A 40-year-old real estate company in North Carolina has made its initial foray into the self-storage sector and is pursuing even more opportunities in the Southeast.
Raleigh, NC-based Rivercrest Realty Advisors recently bought a self-storage facility in Winston-Salem, NC, and launched construction of a self-storage facility in Greenville, SC.
Those two facilities represent Rivercrest’s first self-storage holdings.
“We have been interested in self-storage for some time, but frankly have been focused on other asset classes for investment, primarily in retail, over the last decade or so,” said Jon Gaines, one of the principals at Rivercrest. “In looking at some of the challenges in the retail and multifamily spaces, we resolved to be more dedicated in diversifying our investment. Self-storage seemed like a natural avenue.”
Founded in 1967, Rivercrest buys, owns and manages shopping centers, office buildings, apartment buildings and self-storage facilities in the eastern U.S. The company’s 85 existing and under-construction properties — primarily retail centers — total more than 5 million square feet.
Two to start
In Winston-Salem, the 558-unit, climate-controlled LockBox facility purchased by Rivercrest occupies 70,962 square feet in a converted grocery store. Gaines said the property was in lease-up mode when his company bought it, and the facility “continues to lease very well.”
In Greenville, Rivercrest is building a three-story Class A facility with 694 units. The project will encompass 61,555 rentable square feet. Completion is set for the spring of 2018.
Gaines said that aside from the Winston-Salem and Greenville facilities, Rivercrest is looking for acquisition, development and retrofit opportunities across the Southeast.

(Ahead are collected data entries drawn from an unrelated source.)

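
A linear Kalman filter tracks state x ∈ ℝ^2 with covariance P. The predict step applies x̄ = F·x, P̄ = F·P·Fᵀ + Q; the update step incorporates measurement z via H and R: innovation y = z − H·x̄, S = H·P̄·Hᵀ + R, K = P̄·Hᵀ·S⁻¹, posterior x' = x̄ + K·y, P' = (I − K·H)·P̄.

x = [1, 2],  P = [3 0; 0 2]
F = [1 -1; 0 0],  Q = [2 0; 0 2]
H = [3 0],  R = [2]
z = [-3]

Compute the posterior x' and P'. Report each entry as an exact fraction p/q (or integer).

x̄ = F·x = [-1, 0]
P̄ = F·P·Fᵀ + Q = [7 0; 0 2]
y = z − H·x̄ = [0]
S = H·P̄·Hᵀ + R = [65]
K = P̄·Hᵀ·S⁻¹ = [21/65; 0]
x' = x̄ + K·y = [-1, 0]
P' = (I − K·H)·P̄ = [14/65 0; 0 2]

x' = [-1, 0]
P' = [14/65 0; 0 2]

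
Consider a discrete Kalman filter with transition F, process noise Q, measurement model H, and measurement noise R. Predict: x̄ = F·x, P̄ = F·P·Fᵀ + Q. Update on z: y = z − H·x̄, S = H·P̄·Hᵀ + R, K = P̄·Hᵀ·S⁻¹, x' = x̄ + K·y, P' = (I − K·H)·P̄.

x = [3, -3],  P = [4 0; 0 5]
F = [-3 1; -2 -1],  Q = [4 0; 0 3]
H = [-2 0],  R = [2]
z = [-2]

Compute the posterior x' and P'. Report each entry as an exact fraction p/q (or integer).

x̄ = F·x = [-12, -3]
P̄ = F·P·Fᵀ + Q = [45 19; 19 24]
y = z − H·x̄ = [-26]
S = H·P̄·Hᵀ + R = [182]
K = P̄·Hᵀ·S⁻¹ = [-45/91; -19/91]
x' = x̄ + K·y = [6/7, 17/7]
P' = (I − K·H)·P̄ = [45/91 19/91; 19/91 1462/91]

x' = [6/7, 17/7]
P' = [45/91 19/91; 19/91 1462/91]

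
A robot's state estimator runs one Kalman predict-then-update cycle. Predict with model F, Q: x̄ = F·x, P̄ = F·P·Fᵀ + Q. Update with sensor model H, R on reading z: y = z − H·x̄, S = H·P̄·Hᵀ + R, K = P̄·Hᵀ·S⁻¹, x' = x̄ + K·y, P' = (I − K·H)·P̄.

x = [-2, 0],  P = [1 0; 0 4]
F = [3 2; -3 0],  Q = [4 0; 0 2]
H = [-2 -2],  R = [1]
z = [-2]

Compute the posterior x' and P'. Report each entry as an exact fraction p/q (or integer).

x̄ = F·x = [-6, 6]
P̄ = F·P·Fᵀ + Q = [29 -9; -9 11]
y = z − H·x̄ = [-2]
S = H·P̄·Hᵀ + R = [89]
K = P̄·Hᵀ·S⁻¹ = [-40/89; -4/89]
x' = x̄ + K·y = [-454/89, 542/89]
P' = (I − K·H)·P̄ = [981/89 -961/89; -961/89 963/89]

x' = [-454/89, 542/89]
P' = [981/89 -961/89; -961/89 963/89]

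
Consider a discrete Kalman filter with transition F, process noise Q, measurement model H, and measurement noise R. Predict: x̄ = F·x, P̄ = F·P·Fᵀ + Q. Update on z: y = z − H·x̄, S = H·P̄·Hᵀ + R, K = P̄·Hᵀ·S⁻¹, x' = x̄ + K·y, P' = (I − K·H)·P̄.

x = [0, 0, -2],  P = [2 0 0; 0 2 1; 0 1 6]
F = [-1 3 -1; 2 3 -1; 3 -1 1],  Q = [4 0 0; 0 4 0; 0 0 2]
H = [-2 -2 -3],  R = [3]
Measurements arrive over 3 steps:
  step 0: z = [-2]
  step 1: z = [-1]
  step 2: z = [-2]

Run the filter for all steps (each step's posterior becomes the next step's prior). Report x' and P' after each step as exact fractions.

step 0: x̄ = F·x = [2, 2, -2]
step 0: P̄ = F·P·Fᵀ + Q = [24 14 -14; 14 30 4; -14 4 26]
step 0: y = z − H·x̄ = [0]
step 0: S = H·P̄·Hᵀ + R = [445]
step 0: K = P̄·Hᵀ·S⁻¹ = [-34/445; -20/89; -58/445]
step 0: x' = x̄ + K·y = [2, 2, -2]
step 0: P' = (I − K·H)·P̄ = [9524/445 566/89 -8202/445; 566/89 670/89 -804/89; -8202/445 -804/89 8206/445]
step 1: x̄ = F·x = [6, 12, 2]
step 1: P̄ = F·P·Fᵀ + Q = [40396/445 12024/89 -360/89; 12024/89 33824/89 10164/89; -360/89 10164/89 8002/89]
step 1: y = z − H·x̄ = [41]
step 1: S = H·P̄·Hᵀ + R = [2268689/445]
step 1: K = P̄·Hᵀ·S⁻¹ = [-195632/2268689; -610940/2268689; -218070/2268689]
step 1: x' = x̄ + K·y = [5591222/2268689, 2175728/2268689, -4403492/2268689]
step 1: P' = (I − K·H)·P̄ = [119941756/2268689 37919480/2268689 -105045192/2268689; 37919480/2268689 23444944/2268689 -40298676/2268689; -105045192/2268689 -40298676/2268689 97113982/2268689]
step 2: x̄ = F·x = [5339454/2268689, 22113120/2268689, 10194446/2268689]
step 2: P̄ = F·P·Fᵀ + Q = [241319782/2268689 528830654/2268689 110906782/2268689; 528830654/2268689 1913966842/2268689 761488570/2268689; 110906782/2268689 761488570/2268689 427381428/2268689]
step 2: y = z − H·x̄ = [80951108/2268689]
step 2: S = H·P̄·Hᵀ + R = [27173774871/2268689]
step 2: K = P̄·Hᵀ·S⁻¹ = [-624340406/9057924957; -2390020234/9057924957; -3026934988/27173774871]
step 2: x' = x̄ + K·y = [-959441330/9057924957, 3007990712/9057924957, 14099702258/27173774871]
step 2: P' = (I − K·H)·P̄ = [149345230998/3019308319 46069156998/3019308319 -390204435586/9057924957; 46069156998/3019308319 29382294978/3019308319 -148512883718/9057924957; -390204435586/9057924957 -148512883718/9057924957 1080461573596/27173774871]

step 0: x' = [2, 2, -2], P' = [9524/445 566/89 -8202/445; 566/89 670/89 -804/89; -8202/445 -804/89 8206/445]
step 1: x' = [5591222/2268689, 2175728/2268689, -4403492/2268689], P' = [119941756/2268689 37919480/2268689 -105045192/2268689; 37919480/2268689 23444944/2268689 -40298676/2268689; -105045192/2268689 -40298676/2268689 97113982/2268689]
step 2: x' = [-959441330/9057924957, 3007990712/9057924957, 14099702258/27173774871], P' = [149345230998/3019308319 46069156998/3019308319 -390204435586/9057924957; 46069156998/3019308319 29382294978/3019308319 -148512883718/9057924957; -390204435586/9057924957 -148512883718/9057924957 1080461573596/27173774871]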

“We hope to build a portfolio of quality self-storage assets in markets where our feasibility analysis substantiates a healthy supply-and-demand condition,” he said.
Timing the market
Supply-and-demand equilibrium is a key concern for self-storage operators and developers around the country.
“I see the major headwinds in the self-storage business to be oversupply in some areas and the popularity of this asset class for developers and investors,” Gaines said. “This has led to overheated markets in some areas of the country.”
As Rivercrest cautiously forges ahead with self-storage acquisition and development, another North Carolina-based self-storage operator is “pumping the brakes” on expansion plans.
Greensboro, NC, real estate developer Roy Carroll, principal of The Carroll Cos., told the Greensboro News & Record that he’s scaling back growth of the Bee Storage brand because he thinks the self-storage industry is overbuilt in some markets. For instance, he’s decided to scrap a project that had been slated for a 4-acre site in his hometown.
“I think there’s a lot of individuals that have jumped into the self-storage business in the last 18 months,” Carroll said, “and we’re seeing a lot of market saturation.”
In the newspaper interview, Carroll pegged his company’s projected investment in the self-storage industry at more than $250 million.
Avoiding oversupplied areas
Since entering the self-storage sector in 2014, Carroll’s company has opened four facilities, all of which are in North Carolina. The Bee Storage website shows 27 other facilities are “coming soon” in North Carolina, South Carolina, Tennessee, Texas and Virginia, but it’s unclear how many of those remain in the pipeline.
Gaines said the sentiments expressed by Carroll are why Rivercrest is being selective about where to buy and build, with just two assets in its self-storage portfolio thus far. Rivercrest’s due diligence seeks to identify and avoid oversupplied markets, he said.
“Of course, determining when a market is oversupplied or will be in the future is a complicated venture,” Gaines said. “Like most real estate investments, self-storage is a local business, and some markets have more supply than they will be able to absorb for some time.”